The people I am hearing from are conservatives and independents as well
as progressives. The cardinal rule of a closing or closed society is that
your alignment with the regime offers no protection; in a true police
state no one is safe.
I read the news in a state of something like walking shock: seven
soldiers wrote op-eds critical of the war -- in The New York Times; three
are dead, one shot in the head. A female soldier who was about to become
a whistleblower, possibly about abuses involving taxpayers' money: shot
in the head. Pat Tillman, who was contemplating coming forward in a
critique of the war: shot in the head. Donald Vance, a contractor
himself, who blew the whistle on irregularities involving arms sales in
Iraq -- taken hostage FROM the U.S. Embassy BY U.S. soldiers and kept
without recourse to a lawyer in a U.S. held-prison, abused and terrified
for weeks -- and scared to talk once he got home. Another whistleblower
in Iraq, as reported in Vanity Fair: held in a trailer all night by armed
contractors before being ejected from the country.
Last week contractors, immune from the rule of law, butchered 17 Iraqi
civilians in cold blood. Congress mildly objected -- and contractors
today butcher two more innocent civilian Iraqi ladies -- in cold blood.

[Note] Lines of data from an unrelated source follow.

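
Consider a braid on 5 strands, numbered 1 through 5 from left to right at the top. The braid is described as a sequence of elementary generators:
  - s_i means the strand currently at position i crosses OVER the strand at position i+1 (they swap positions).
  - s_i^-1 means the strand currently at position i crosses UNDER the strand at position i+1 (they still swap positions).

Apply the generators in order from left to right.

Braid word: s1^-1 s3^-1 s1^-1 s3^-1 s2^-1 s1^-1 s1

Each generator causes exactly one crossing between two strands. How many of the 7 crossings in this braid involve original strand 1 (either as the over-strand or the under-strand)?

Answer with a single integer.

Gen 1: crossing 1x2. Involves strand 1? yes. Count so far: 1
Gen 2: crossing 3x4. Involves strand 1? no. Count so far: 1
Gen 3: crossing 2x1. Involves strand 1? yes. Count so far: 2
Gen 4: crossing 4x3. Involves strand 1? no. Count so far: 2
Gen 5: crossing 2x3. Involves strand 1? no. Count so far: 2
Gen 6: crossing 1x3. Involves strand 1? yes. Count so far: 3
Gen 7: crossing 3x1. Involves strand 1? yes. Count so far: 4

Answer: 4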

It is clear yet that violent retribution, torture or maybe worse, seems
to go right up this chain of command? Is it clear yet that these people
are capable of anything? Is it obvious yet that criminals are at the helm
of the nation and need to be not only ousted but held accountable for
their crimes?
Is it treason yet?
This is an open invitation to honorable patriots on the Right and in the
center to join this movement to restore the rule of law and confront this
horror: this is not conservatism, it is a series of crimes against the
nation and against the very essence of America. Join us, we need you.
This movement must transcend partisan lines. The power of individual
conscience is profound when people start to wake up.
Former Deputy Attorney General James Comey said No: he told colleague
that they would be ashamed when the world learned about the
Administration's warrantless wiretapping. A judge today ruled that the
U.S. can't just ship prisoners out of Guantanamo to be tortured at will
-- she said No. The Center for Constitutional Rights is about to file a
civil lawsuit -- against Blackwater: they are saying No.
In Germany, according to historian Richard Evans, in 1931-1932, if enough
Germans of conscience had begun to say No -- history would have had an
entirely diferent outcome.
If we go any further down this road the tears will be those of
conservatives as well as progressives. They will be American tears.
The time for weeping has to stop; the time for confronting must begin.